Votre splendide assise évoque à Nos yeux une image éloquente de l'Eglise du Christ, dont l'unité catholique avait déjà ému le grand Augustin, et le poussait déjà à mettre en garde les « petits rameaux » de chaque Eglise particulière afin qu'ils ne se détachent pas de « ce grand arbre qui étend ses rameaux au monde entier » (lettre 185 ad Bonifacium n. 8, 32). Nous sommes conscients d'être constitués signe et instrument de cette unité (cf. Const. Dogm. Lumen Gentium, n. os 22, 2 ; 23, 1) ; et Nous voulons consacrer toute Notre énergie à lui assurer sa défense et son essor, encouragés par la conscience de pouvoir faire confiance à l'action éclairée et généreuse de chacun d'entre vous. Nous ne voulons pas rappeler ici les grandes lignes de Notre programme, que vous connaissez déjà. Nous aimerions seulement réaffirmer en ce moment, avec vous tous, l'engagement d'une disponibilité totale aux inspirations de l'Esprit pour le bien de l'Eglise, que chacun parmi nous, au moment de son élévation à la pourpre cardinalice, a promis de servir « jusqu'à l'effusion du sang ».

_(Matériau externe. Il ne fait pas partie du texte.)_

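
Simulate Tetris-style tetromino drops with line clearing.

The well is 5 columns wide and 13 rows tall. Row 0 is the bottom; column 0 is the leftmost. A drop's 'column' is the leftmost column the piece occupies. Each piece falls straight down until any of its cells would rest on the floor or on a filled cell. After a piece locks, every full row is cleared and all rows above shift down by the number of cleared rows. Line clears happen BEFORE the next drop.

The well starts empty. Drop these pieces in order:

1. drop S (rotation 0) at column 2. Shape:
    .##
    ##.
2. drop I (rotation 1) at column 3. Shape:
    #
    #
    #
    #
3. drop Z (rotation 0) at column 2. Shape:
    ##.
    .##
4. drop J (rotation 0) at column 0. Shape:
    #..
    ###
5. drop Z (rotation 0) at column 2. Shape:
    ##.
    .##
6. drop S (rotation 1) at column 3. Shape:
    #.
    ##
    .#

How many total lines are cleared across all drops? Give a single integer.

Answer: 1

Derivation:
Drop 1: S rot0 at col 2 lands with bottom-row=0; cleared 0 line(s) (total 0); column heights now [0 0 1 2 2], max=2
Drop 2: I rot1 at col 3 lands with bottom-row=2; cleared 0 line(s) (total 0); column heights now [0 0 1 6 2], max=6
Drop 3: Z rot0 at col 2 lands with bottom-row=6; cleared 0 line(s) (total 0); column heights now [0 0 8 8 7], max=8
Drop 4: J rot0 at col 0 lands with bottom-row=8; cleared 0 line(s) (total 0); column heights now [10 9 9 8 7], max=10
Drop 5: Z rot0 at col 2 lands with bottom-row=8; cleared 1 line(s) (total 1); column heights now [9 0 9 9 7], max=9
Drop 6: S rot1 at col 3 lands with bottom-row=8; cleared 0 line(s) (total 1); column heights now [9 0 9 11 10], max=11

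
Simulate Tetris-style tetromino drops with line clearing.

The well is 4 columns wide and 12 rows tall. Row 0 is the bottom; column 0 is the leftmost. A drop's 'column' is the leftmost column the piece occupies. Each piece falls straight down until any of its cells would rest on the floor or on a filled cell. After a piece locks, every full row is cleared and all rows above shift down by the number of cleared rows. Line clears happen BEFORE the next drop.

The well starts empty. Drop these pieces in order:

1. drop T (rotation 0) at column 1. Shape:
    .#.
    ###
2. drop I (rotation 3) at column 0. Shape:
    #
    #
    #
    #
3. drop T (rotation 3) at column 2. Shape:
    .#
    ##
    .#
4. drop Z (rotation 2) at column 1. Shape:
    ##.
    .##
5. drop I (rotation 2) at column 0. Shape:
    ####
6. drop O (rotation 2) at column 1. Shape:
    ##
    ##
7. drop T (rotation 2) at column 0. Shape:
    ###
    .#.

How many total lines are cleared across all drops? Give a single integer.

Drop 1: T rot0 at col 1 lands with bottom-row=0; cleared 0 line(s) (total 0); column heights now [0 1 2 1], max=2
Drop 2: I rot3 at col 0 lands with bottom-row=0; cleared 1 line(s) (total 1); column heights now [3 0 1 0], max=3
Drop 3: T rot3 at col 2 lands with bottom-row=0; cleared 0 line(s) (total 1); column heights now [3 0 2 3], max=3
Drop 4: Z rot2 at col 1 lands with bottom-row=3; cleared 0 line(s) (total 1); column heights now [3 5 5 4], max=5
Drop 5: I rot2 at col 0 lands with bottom-row=5; cleared 1 line(s) (total 2); column heights now [3 5 5 4], max=5
Drop 6: O rot2 at col 1 lands with bottom-row=5; cleared 0 line(s) (total 2); column heights now [3 7 7 4], max=7
Drop 7: T rot2 at col 0 lands with bottom-row=7; cleared 0 line(s) (total 2); column heights now [9 9 9 4], max=9

Answer: 2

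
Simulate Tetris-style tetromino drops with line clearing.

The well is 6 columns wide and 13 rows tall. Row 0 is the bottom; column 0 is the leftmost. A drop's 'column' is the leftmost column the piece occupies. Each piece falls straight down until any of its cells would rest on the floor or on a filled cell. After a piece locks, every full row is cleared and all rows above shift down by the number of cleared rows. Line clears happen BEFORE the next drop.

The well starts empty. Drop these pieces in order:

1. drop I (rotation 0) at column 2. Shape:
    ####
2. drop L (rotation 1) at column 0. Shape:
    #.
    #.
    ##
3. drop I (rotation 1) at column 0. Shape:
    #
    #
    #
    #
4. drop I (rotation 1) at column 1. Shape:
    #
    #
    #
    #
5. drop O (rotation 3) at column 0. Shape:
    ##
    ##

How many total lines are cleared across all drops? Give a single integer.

Answer: 1

Derivation:
Drop 1: I rot0 at col 2 lands with bottom-row=0; cleared 0 line(s) (total 0); column heights now [0 0 1 1 1 1], max=1
Drop 2: L rot1 at col 0 lands with bottom-row=0; cleared 1 line(s) (total 1); column heights now [2 0 0 0 0 0], max=2
Drop 3: I rot1 at col 0 lands with bottom-row=2; cleared 0 line(s) (total 1); column heights now [6 0 0 0 0 0], max=6
Drop 4: I rot1 at col 1 lands with bottom-row=0; cleared 0 line(s) (total 1); column heights now [6 4 0 0 0 0], max=6
Drop 5: O rot3 at col 0 lands with bottom-row=6; cleared 0 line(s) (total 1); column heights now [8 8 0 0 0 0], max=8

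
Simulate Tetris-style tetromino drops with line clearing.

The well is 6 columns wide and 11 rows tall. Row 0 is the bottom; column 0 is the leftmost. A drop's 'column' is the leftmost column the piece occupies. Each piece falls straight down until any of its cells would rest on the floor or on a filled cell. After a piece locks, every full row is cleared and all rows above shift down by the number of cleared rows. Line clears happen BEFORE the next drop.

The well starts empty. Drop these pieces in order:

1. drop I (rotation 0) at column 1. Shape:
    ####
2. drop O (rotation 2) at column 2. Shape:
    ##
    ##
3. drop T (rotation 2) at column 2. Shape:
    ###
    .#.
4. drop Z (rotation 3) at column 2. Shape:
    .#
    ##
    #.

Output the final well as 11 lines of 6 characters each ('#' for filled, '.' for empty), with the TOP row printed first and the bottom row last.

Answer: ......
......
......
...#..
..##..
..#...
..###.
...#..
..##..
..##..
.####.

Derivation:
Drop 1: I rot0 at col 1 lands with bottom-row=0; cleared 0 line(s) (total 0); column heights now [0 1 1 1 1 0], max=1
Drop 2: O rot2 at col 2 lands with bottom-row=1; cleared 0 line(s) (total 0); column heights now [0 1 3 3 1 0], max=3
Drop 3: T rot2 at col 2 lands with bottom-row=3; cleared 0 line(s) (total 0); column heights now [0 1 5 5 5 0], max=5
Drop 4: Z rot3 at col 2 lands with bottom-row=5; cleared 0 line(s) (total 0); column heights now [0 1 7 8 5 0], max=8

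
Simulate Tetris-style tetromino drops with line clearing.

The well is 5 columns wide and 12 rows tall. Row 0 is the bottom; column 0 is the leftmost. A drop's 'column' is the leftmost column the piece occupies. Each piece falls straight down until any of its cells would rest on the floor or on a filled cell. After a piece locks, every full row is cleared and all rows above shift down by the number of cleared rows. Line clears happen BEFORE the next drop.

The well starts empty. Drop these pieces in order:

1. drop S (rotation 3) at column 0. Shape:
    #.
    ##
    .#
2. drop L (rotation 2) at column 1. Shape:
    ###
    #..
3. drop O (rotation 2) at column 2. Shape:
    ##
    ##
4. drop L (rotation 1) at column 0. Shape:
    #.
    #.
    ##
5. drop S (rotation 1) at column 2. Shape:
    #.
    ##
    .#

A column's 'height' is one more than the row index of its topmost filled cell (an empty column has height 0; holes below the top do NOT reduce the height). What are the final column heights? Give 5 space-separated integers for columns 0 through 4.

Answer: 7 5 9 8 0

Derivation:
Drop 1: S rot3 at col 0 lands with bottom-row=0; cleared 0 line(s) (total 0); column heights now [3 2 0 0 0], max=3
Drop 2: L rot2 at col 1 lands with bottom-row=2; cleared 0 line(s) (total 0); column heights now [3 4 4 4 0], max=4
Drop 3: O rot2 at col 2 lands with bottom-row=4; cleared 0 line(s) (total 0); column heights now [3 4 6 6 0], max=6
Drop 4: L rot1 at col 0 lands with bottom-row=4; cleared 0 line(s) (total 0); column heights now [7 5 6 6 0], max=7
Drop 5: S rot1 at col 2 lands with bottom-row=6; cleared 0 line(s) (total 0); column heights now [7 5 9 8 0], max=9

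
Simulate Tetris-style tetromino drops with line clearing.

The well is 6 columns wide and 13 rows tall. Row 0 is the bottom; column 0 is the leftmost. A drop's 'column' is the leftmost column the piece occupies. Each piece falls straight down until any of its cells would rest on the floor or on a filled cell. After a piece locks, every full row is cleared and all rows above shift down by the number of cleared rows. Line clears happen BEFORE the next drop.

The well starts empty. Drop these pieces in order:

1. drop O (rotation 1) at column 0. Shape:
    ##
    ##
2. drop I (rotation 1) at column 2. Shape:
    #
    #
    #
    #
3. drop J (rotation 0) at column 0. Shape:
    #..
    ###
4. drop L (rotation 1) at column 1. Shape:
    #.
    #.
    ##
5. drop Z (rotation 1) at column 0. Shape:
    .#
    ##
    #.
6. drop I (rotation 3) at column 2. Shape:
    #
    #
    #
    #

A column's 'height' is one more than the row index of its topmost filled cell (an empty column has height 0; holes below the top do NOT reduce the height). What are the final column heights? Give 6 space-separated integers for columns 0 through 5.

Answer: 9 10 10 0 0 0

Derivation:
Drop 1: O rot1 at col 0 lands with bottom-row=0; cleared 0 line(s) (total 0); column heights now [2 2 0 0 0 0], max=2
Drop 2: I rot1 at col 2 lands with bottom-row=0; cleared 0 line(s) (total 0); column heights now [2 2 4 0 0 0], max=4
Drop 3: J rot0 at col 0 lands with bottom-row=4; cleared 0 line(s) (total 0); column heights now [6 5 5 0 0 0], max=6
Drop 4: L rot1 at col 1 lands with bottom-row=5; cleared 0 line(s) (total 0); column heights now [6 8 6 0 0 0], max=8
Drop 5: Z rot1 at col 0 lands with bottom-row=7; cleared 0 line(s) (total 0); column heights now [9 10 6 0 0 0], max=10
Drop 6: I rot3 at col 2 lands with bottom-row=6; cleared 0 line(s) (total 0); column heights now [9 10 10 0 0 0], max=10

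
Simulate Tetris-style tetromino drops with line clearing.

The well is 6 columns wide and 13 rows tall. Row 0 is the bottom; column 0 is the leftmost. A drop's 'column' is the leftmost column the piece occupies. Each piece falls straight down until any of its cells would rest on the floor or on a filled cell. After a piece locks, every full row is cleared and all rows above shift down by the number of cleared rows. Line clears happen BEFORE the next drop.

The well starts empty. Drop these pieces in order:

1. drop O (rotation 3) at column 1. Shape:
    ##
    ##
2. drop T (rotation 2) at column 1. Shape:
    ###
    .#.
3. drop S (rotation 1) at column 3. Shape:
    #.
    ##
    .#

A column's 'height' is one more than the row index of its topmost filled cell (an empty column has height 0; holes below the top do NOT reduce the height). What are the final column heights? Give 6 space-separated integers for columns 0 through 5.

Answer: 0 4 4 6 5 0

Derivation:
Drop 1: O rot3 at col 1 lands with bottom-row=0; cleared 0 line(s) (total 0); column heights now [0 2 2 0 0 0], max=2
Drop 2: T rot2 at col 1 lands with bottom-row=2; cleared 0 line(s) (total 0); column heights now [0 4 4 4 0 0], max=4
Drop 3: S rot1 at col 3 lands with bottom-row=3; cleared 0 line(s) (total 0); column heights now [0 4 4 6 5 0], max=6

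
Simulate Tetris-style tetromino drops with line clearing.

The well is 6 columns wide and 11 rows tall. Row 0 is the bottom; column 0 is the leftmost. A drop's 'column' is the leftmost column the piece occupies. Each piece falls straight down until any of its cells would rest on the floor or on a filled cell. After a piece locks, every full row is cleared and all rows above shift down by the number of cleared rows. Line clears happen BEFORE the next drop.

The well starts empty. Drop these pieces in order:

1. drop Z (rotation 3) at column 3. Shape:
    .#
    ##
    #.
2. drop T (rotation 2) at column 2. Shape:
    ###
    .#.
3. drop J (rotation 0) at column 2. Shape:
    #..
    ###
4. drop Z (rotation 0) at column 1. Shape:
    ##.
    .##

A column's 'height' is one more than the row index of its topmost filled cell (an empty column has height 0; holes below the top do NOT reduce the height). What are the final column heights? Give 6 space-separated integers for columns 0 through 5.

Answer: 0 8 8 7 5 0

Derivation:
Drop 1: Z rot3 at col 3 lands with bottom-row=0; cleared 0 line(s) (total 0); column heights now [0 0 0 2 3 0], max=3
Drop 2: T rot2 at col 2 lands with bottom-row=2; cleared 0 line(s) (total 0); column heights now [0 0 4 4 4 0], max=4
Drop 3: J rot0 at col 2 lands with bottom-row=4; cleared 0 line(s) (total 0); column heights now [0 0 6 5 5 0], max=6
Drop 4: Z rot0 at col 1 lands with bottom-row=6; cleared 0 line(s) (total 0); column heights now [0 8 8 7 5 0], max=8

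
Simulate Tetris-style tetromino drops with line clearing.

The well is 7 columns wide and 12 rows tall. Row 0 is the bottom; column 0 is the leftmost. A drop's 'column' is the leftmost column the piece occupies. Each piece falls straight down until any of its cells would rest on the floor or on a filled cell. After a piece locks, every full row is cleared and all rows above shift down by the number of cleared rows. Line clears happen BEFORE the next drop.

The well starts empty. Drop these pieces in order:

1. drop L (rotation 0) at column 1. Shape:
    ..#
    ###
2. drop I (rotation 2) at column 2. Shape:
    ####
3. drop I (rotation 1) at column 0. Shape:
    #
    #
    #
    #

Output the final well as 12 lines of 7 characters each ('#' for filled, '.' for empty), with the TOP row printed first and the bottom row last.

Answer: .......
.......
.......
.......
.......
.......
.......
.......
#......
#.####.
#..#...
####...

Derivation:
Drop 1: L rot0 at col 1 lands with bottom-row=0; cleared 0 line(s) (total 0); column heights now [0 1 1 2 0 0 0], max=2
Drop 2: I rot2 at col 2 lands with bottom-row=2; cleared 0 line(s) (total 0); column heights now [0 1 3 3 3 3 0], max=3
Drop 3: I rot1 at col 0 lands with bottom-row=0; cleared 0 line(s) (total 0); column heights now [4 1 3 3 3 3 0], max=4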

Vénérables frères, samedi dernier, quand Nous Nous sommes trouvés face au péril de la décision d'un « oui » qui aurait posé sur Nos épaules le poids formidable du ministère apostolique, un d'entre vous Nous a murmuré, à l'oreille des paroles qui invitaient à la confiance et au courage. Qu'il Nous soit permis, maintenant, constitué à présent Vicaire de Celui qui donna à Pierre le mot d'ordre « confirme tes frères » (Lc 22, 32), qu'il Nous soit permis de vous adresser, à vous qui vous préparez à reprendre vos charges ecclésiales respectives, l'encouragement de garder confiance avec une fermeté virile, même au milieu des troubles de l'heure présente, dans l'immanquable aide du Christ, qui Nous répète également aujourd'hui, les paroles prononcées quand les ténèbres de la Passion se concentraient déjà sur Lui et sur le premier noyau des croyants : « Ayez confiance, j'ai vaincu le monde » (Jn 16, 33).
Au nom du Christ et en gage de Notre paternelle bienveillance, Nous vous donnons avec une particulière émotion, à Vous, à vos collaborateurs et à toutes les âmes qui sont confiées à votre charge pastorale, les prémices de Notre bénédiction apostolique propitiatrice.